The sale of three small Italian banks, rescued in 2015, to bigger rival UBI has been delayed by at least a week at the request of the European Commission, three sources close to the matter have told Reuters.
The sale of Banca Etruria, Banca Marche and CariChieti to UBI, Italy’s fifth-largest lender, was expected to be finalised by the end of 2016.
These three banks and a fourth, CariFerrara, were rescued from bankruptcy in 2015 but Italy is now struggling to find buyers for them after rejecting bids from private equity funds over the summer.
UBI has expressed an interest in buying three of the lenders, but set conditions including for the banks’ new non-performing loans to be taken off their balance sheets and the option to use its own internal risk models to weigh the lenders’ assets.

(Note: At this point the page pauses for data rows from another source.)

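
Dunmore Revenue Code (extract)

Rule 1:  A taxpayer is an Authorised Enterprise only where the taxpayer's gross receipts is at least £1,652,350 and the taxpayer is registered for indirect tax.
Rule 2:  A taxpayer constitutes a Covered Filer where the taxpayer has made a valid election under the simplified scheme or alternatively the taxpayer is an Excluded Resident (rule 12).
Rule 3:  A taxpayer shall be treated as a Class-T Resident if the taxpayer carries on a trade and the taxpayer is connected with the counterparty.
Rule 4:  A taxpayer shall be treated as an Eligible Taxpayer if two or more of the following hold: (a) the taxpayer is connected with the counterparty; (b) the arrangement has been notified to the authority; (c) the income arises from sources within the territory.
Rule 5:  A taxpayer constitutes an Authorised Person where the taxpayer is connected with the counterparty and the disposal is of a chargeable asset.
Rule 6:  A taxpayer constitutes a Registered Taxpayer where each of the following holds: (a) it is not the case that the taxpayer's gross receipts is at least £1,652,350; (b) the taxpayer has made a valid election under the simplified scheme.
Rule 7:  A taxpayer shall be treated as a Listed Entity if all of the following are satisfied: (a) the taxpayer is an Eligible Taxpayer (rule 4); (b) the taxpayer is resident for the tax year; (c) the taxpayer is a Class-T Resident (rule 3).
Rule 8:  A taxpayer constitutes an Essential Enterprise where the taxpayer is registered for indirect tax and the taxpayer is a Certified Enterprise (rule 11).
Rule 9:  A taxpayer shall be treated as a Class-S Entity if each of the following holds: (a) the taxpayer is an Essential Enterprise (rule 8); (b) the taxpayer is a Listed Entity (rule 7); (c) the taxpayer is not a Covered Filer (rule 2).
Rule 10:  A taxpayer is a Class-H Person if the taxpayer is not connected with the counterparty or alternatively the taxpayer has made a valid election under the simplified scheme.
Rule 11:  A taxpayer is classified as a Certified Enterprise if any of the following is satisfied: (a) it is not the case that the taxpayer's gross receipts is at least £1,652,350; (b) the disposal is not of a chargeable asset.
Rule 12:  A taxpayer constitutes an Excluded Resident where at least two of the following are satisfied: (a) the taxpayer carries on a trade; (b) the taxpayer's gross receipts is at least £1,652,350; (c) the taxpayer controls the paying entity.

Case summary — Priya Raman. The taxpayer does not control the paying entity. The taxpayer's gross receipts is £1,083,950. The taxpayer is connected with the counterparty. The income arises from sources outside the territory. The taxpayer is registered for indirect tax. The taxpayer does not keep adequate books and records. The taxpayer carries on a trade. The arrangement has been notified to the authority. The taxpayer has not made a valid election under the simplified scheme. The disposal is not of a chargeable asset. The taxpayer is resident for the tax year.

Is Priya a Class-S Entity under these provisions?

rule 11 — Certified Enterprise: [taxpayer's gross receipts: £1,083,950 ≥ £1,652,350? no, so negated condition yes] OR [the disposal is not of a chargeable asset? yes] → satisfied.
rule 8 — Essential Enterprise: [the taxpayer is registered for indirect tax? yes] AND [Certified Enterprise (rule 11)? yes] → satisfied.
rule 4 — Eligible Taxpayer: the taxpayer is connected with the counterparty? yes; the arrangement has been notified to the authority? yes; the income arises from sources within the territory? no — 2 of 3 hold (need ≥2) → satisfied.
rule 3 — Class-T Resident: [the taxpayer carries on a trade? yes] AND [the taxpayer is connected with the counterparty? yes] → satisfied.
rule 7 — Listed Entity: [Eligible Taxpayer (rule 4)? yes] AND [the taxpayer is resident for the tax year? yes] AND [Class-T Resident (rule 3)? yes] → satisfied.
rule 12 — Excluded Resident: the taxpayer carries on a trade? yes; taxpayer's gross receipts: £1,083,950 ≥ £1,652,350? no; the taxpayer controls the paying entity? no — 1 of 3 hold (need ≥2) → not satisfied.
rule 2 — Covered Filer: [the taxpayer has made a valid election under the simplified scheme? no] OR [Excluded Resident (rule 12)? no] → not satisfied.
rule 9 — Class-S Entity: [Essential Enterprise (rule 8)? yes] AND [Listed Entity (rule 7)? yes] AND [not a Covered Filer (rule 2)? yes] → satisfied.

Yes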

Before the deal is concluded, the Commission has asked Italy’s resolution fund, which owns the banks, to ask the rejected bidders if they are still interested, the sources said.
“It’s a necessary step linked to legal issues and requested by Brussels to ensure a competitive process, also given the fact that UBI’s offer is worse than the old proposals,” one of the sources said.
The Commission and the ECB both declined to comment.
The objective is to find out whether any of the bidders might consider resubmitting their offer. Should one of them decide to re-enter the race, a new timeline would be set to conduct due diligence and present new offers.
The three binding bids received last year included offers from US investment funds Apollo Global Management and Lone Star, sources said at the time.
“If there is no response, the deal with UBI can be finalised pretty quickly. There are no major obstacles,” the first source said.
A second source added that a deal with UBI was already “taken for granted and could be finalised within days”.
In order to facilitate the sale to UBI, Italian bank bailout fund Atlante has presented an offer for two-thirds of the €3.7 billion of gross problematic loans of the three small banks, sources said last week.